Et l'on peut se demander : À quoi bon ? Bien sûr qu'on peut se le demander. Dans quel but sont faits tous ces gestes ? Élever son fils ? Persister à être ? Parler avec la voisine ? Garder un lien avec la sœur qui habite au Canada ? Faire partie de la population d'une capitale européenne ? Elle gagne de l'argent en se prostituant. C'est une manière comme une autre de gagner de l'argent. Elle met son argent dans une soupière qui trône au milieu de la salle à manger. Elle gagne de l'argent, ou elle gagne sa vie ? Elle boit un café-crème, elle se recoiffe, elle garde un nouveau-né, va à la poste, elle reste immobile dans sa cuisine, assise les bras sur la table, à quoi pense-t-elle, elle renifle la bouteille de lait pour savoir si le lait est encore bon, elle jette son café au lait dans l'évier, et le café qui se trouve dans la thermos, elle refait du café, son intérieur est impeccable, chacun de ses gestes est mesuré, indispensable, millimétré, il ne peut pas ne pas être, elle ne fait aucun geste inutile, elle ne veut pas impressionner la galerie, c'est-à-dire nous, ou Dieu. Elle ne parle même pas pour elle-même, jamais. Son intérieur est impeccable, j'insiste sur ce mot. Sans péché. Seule ou pas, elle se tient bien. Elle boutonne tous les boutons de ses manteaux ou robe de chambre. (Sauf l'un de ces boutons, une fois…) Elles n'avaient pas besoin de faire de la méditation, ou du yoga, ces femmes-là. Elles ne prenaient pas d'antidépresseur. Elles méditaient sans cesse sur la vie, en regardant couler le café, les mains posées sur la table. Combien de temps ? Combien de temps ça dure, tout ça ? Il y a toujours quelque chose à faire. La vie aurait-elle été plus amusante, si son mari n'était pas mort ? Aurait-elle été plus libre ? Les femmes de cette trempe n'avaient pas de réponses à ces questions, que ce soit à Bruxelles ou dans les campagnes, à Paris ou en Haute-Savoie. Delphine Seyrig savait qu'elle était belle (du moins le lui disait-on), mais Jeanne Dielman, que pensait-elle de Jeanne Dielman, de son visage, de son corps, de sa vie ? Des hommes ? De la jouissance ? 

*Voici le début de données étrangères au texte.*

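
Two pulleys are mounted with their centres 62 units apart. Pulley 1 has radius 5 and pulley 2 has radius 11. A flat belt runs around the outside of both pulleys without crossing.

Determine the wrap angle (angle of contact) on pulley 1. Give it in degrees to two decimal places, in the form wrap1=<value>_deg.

open belt: β = asin((r2−r1)/C) = asin(6/62) = 5.5534°
wrap1 = π − 2β = 168.8931°
wrap2 = π + 2β = 191.1069°

wrap1=168.89_deg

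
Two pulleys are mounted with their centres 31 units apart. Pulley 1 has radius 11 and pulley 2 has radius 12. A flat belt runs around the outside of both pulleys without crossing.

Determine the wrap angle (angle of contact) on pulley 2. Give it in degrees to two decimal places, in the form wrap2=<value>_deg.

wrap2=183.70_deg

open belt: β = asin((r2−r1)/C) = asin(1/31) = 1.8486°
wrap1 = π − 2β = 176.3029°
wrap2 = π + 2β = 183.6971°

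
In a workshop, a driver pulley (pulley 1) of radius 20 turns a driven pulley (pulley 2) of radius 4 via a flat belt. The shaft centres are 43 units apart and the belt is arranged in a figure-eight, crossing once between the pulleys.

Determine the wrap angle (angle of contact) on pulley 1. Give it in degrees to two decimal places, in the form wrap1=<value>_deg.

wrap1=247.85_deg

crossed belt: β = asin((r1+r2)/C) = asin(24/43) = 33.9272°
wrap1 = wrap2 = π + 2β = 247.8545°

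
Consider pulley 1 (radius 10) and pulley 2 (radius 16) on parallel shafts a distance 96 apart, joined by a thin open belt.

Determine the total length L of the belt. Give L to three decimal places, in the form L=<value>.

L=274.057

open belt: β = asin((r2−r1)/C) = asin(6/96) = 3.5833°
wrap1 = π − 2β = 172.8334°
wrap2 = π + 2β = 187.1666°
tangent length = C·cosβ = 95.8123
L = r1·wrap1 + r2·wrap2 + 2·C·cosβ = 10·3.0165 + 16·3.2667 + 2·95.8123 = 274.0565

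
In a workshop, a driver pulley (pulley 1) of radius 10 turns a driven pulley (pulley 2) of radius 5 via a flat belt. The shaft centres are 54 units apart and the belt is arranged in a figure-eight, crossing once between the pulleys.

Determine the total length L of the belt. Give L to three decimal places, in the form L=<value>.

L=159.318

crossed belt: β = asin((r1+r2)/C) = asin(15/54) = 16.1276°
wrap1 = wrap2 = π + 2β = 212.2552°
tangent length = C·cosβ = 51.8748
L = (r1+r2)·wrap + 2·C·cosβ = 15·3.7046 + 2·51.8748 = 159.3180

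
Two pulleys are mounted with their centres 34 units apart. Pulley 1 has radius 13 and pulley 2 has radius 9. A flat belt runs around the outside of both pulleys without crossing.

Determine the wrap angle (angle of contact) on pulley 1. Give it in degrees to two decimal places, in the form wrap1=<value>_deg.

wrap1=193.51_deg

open belt: β = asin((r2−r1)/C) = asin(-4/34) = -6.7563°
wrap1 = π − 2β = 193.5127°
wrap2 = π + 2β = 166.4873°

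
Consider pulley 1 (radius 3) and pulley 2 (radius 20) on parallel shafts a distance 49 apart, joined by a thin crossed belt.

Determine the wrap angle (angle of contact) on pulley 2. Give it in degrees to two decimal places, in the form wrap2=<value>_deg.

crossed belt: β = asin((r1+r2)/C) = asin(23/49) = 27.9946°
wrap1 = wrap2 = π + 2β = 235.9891°

wrap2=235.99_deg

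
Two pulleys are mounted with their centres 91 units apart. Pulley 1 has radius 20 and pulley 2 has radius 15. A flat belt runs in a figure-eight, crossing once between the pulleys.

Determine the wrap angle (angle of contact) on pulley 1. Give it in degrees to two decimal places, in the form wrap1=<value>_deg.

crossed belt: β = asin((r1+r2)/C) = asin(35/91) = 22.6199°
wrap1 = wrap2 = π + 2β = 225.2397°

wrap1=225.24_deg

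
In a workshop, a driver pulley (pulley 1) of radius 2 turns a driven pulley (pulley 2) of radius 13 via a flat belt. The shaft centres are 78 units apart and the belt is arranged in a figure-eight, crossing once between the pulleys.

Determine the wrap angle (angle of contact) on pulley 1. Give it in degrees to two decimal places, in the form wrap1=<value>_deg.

wrap1=202.17_deg

crossed belt: β = asin((r1+r2)/C) = asin(15/78) = 11.0875°
wrap1 = wrap2 = π + 2β = 202.1750°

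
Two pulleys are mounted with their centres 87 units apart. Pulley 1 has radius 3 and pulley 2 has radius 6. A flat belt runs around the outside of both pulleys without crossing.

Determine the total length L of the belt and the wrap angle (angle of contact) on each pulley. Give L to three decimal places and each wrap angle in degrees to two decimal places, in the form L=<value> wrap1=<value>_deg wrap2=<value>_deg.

open belt: β = asin((r2−r1)/C) = asin(3/87) = 1.9761°
wrap1 = π − 2β = 176.0478°
wrap2 = π + 2β = 183.9522°
tangent length = C·cosβ = 86.9483
L = r1·wrap1 + r2·wrap2 + 2·C·cosβ = 3·3.0726 + 6·3.2106 + 2·86.9483 = 202.3778

L=202.378 wrap1=176.05_deg wrap2=183.95_deg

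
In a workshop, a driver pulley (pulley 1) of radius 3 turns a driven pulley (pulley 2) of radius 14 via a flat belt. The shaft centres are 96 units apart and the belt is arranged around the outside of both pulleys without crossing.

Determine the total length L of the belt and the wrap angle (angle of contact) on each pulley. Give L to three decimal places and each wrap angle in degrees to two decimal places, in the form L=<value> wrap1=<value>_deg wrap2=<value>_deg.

open belt: β = asin((r2−r1)/C) = asin(11/96) = 6.5796°
wrap1 = π − 2β = 166.8408°
wrap2 = π + 2β = 193.1592°
tangent length = C·cosβ = 95.3677
L = r1·wrap1 + r2·wrap2 + 2·C·cosβ = 3·2.9119 + 14·3.3713 + 2·95.3677 = 246.6689

L=246.669 wrap1=166.84_deg wrap2=193.16_deg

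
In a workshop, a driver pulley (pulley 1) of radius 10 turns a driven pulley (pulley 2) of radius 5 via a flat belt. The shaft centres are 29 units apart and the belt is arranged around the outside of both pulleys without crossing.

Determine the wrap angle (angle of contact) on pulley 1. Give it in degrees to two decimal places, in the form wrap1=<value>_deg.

wrap1=199.86_deg

open belt: β = asin((r2−r1)/C) = asin(-5/29) = -9.9282°
wrap1 = π − 2β = 199.8564°
wrap2 = π + 2β = 160.1436°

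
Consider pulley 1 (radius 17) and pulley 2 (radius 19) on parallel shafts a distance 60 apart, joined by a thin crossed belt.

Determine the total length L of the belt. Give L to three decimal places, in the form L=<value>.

L=255.429

crossed belt: β = asin((r1+r2)/C) = asin(36/60) = 36.8699°
wrap1 = wrap2 = π + 2β = 253.7398°
tangent length = C·cosβ = 48.0000
L = (r1+r2)·wrap + 2·C·cosβ = 36·4.4286 + 2·48.0000 = 255.4294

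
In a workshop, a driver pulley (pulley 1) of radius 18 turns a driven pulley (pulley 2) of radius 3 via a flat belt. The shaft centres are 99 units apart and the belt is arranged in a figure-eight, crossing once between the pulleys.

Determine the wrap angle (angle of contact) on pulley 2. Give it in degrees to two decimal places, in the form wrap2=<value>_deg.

wrap2=204.49_deg

crossed belt: β = asin((r1+r2)/C) = asin(21/99) = 12.2467°
wrap1 = wrap2 = π + 2β = 204.4934°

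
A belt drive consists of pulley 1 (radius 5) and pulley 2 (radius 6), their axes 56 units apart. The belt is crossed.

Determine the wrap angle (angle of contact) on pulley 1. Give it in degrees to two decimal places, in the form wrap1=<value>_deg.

crossed belt: β = asin((r1+r2)/C) = asin(11/56) = 11.3282°
wrap1 = wrap2 = π + 2β = 202.6564°

wrap1=202.66_deg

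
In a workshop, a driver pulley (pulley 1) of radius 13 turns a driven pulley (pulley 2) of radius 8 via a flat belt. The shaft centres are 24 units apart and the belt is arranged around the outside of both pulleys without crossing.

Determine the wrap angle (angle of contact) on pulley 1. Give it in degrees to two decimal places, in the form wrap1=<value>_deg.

wrap1=204.05_deg

open belt: β = asin((r2−r1)/C) = asin(-5/24) = -12.0247°
wrap1 = π − 2β = 204.0494°
wrap2 = π + 2β = 155.9506°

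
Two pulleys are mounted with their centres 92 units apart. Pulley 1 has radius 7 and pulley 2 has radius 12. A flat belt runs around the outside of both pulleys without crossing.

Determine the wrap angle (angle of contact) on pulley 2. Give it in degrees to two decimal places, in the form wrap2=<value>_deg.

open belt: β = asin((r2−r1)/C) = asin(5/92) = 3.1154°
wrap1 = π − 2β = 173.7691°
wrap2 = π + 2β = 186.2309°

wrap2=186.23_deg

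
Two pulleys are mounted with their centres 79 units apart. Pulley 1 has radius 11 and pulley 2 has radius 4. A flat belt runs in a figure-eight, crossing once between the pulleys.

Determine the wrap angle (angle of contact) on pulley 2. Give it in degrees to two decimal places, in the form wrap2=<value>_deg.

crossed belt: β = asin((r1+r2)/C) = asin(15/79) = 10.9454°
wrap1 = wrap2 = π + 2β = 201.8908°

wrap2=201.89_deg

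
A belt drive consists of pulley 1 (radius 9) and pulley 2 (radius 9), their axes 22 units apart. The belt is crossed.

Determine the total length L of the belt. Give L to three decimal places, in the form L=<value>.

L=116.344

crossed belt: β = asin((r1+r2)/C) = asin(18/22) = 54.9032°
wrap1 = wrap2 = π + 2β = 289.8064°
tangent length = C·cosβ = 12.6491
L = (r1+r2)·wrap + 2·C·cosβ = 18·5.0581 + 2·12.6491 = 116.3436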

Quelle est la différence entre une vie pleine et une vie vide ? J'aurais préféré qu'il ne se passe rien, mais il se passe bien quelque chose à la toute fin du film — mais c'est peut-être le contraire, qu'il faudrait écrire : il se passe beaucoup de choses durant tout le film, la vie, les jours, et à la fin il ne se passe plus rien. Elle a brisé le cercle. Qu'y a-t-il à l'extérieur ? On frémit pour Jeanne Dielman, c'est tout, et on la comprend, et on est avec elle, bien sûr. Ça ne se discute pas. 

Si vous voulez un film avec une histoire, passez votre chemin, allez visionner des story, lisez des romans. Il s'agit d'un film de voyeur, dans le meilleur sens du terme. Ce que nous voulons, c'est regarder, et regarder encore, et peut-être voir. Nous voulons pouvoir répondre à la question : « Est-ce ainsi que les hommes vivent ? » Nous voulons traverser le miroir et savoir comment les femmes vivent, très concrètement, comment ont vécu nos mères, nos sœurs, nos cousines et nos amantes. À quoi elles pensaient quand elles nous regardaient en silence, quand elles nous fuyaient, quand elles nous ignoraient. Cette fin fait penser à Michael Haneke, et on peut le dire rétrospectivement, une fois qu'on l'a vue, cette fin, c'est tout le film qui semble l'annoncer (lui aussi a sans doute été influencé par Chantal Akerman). 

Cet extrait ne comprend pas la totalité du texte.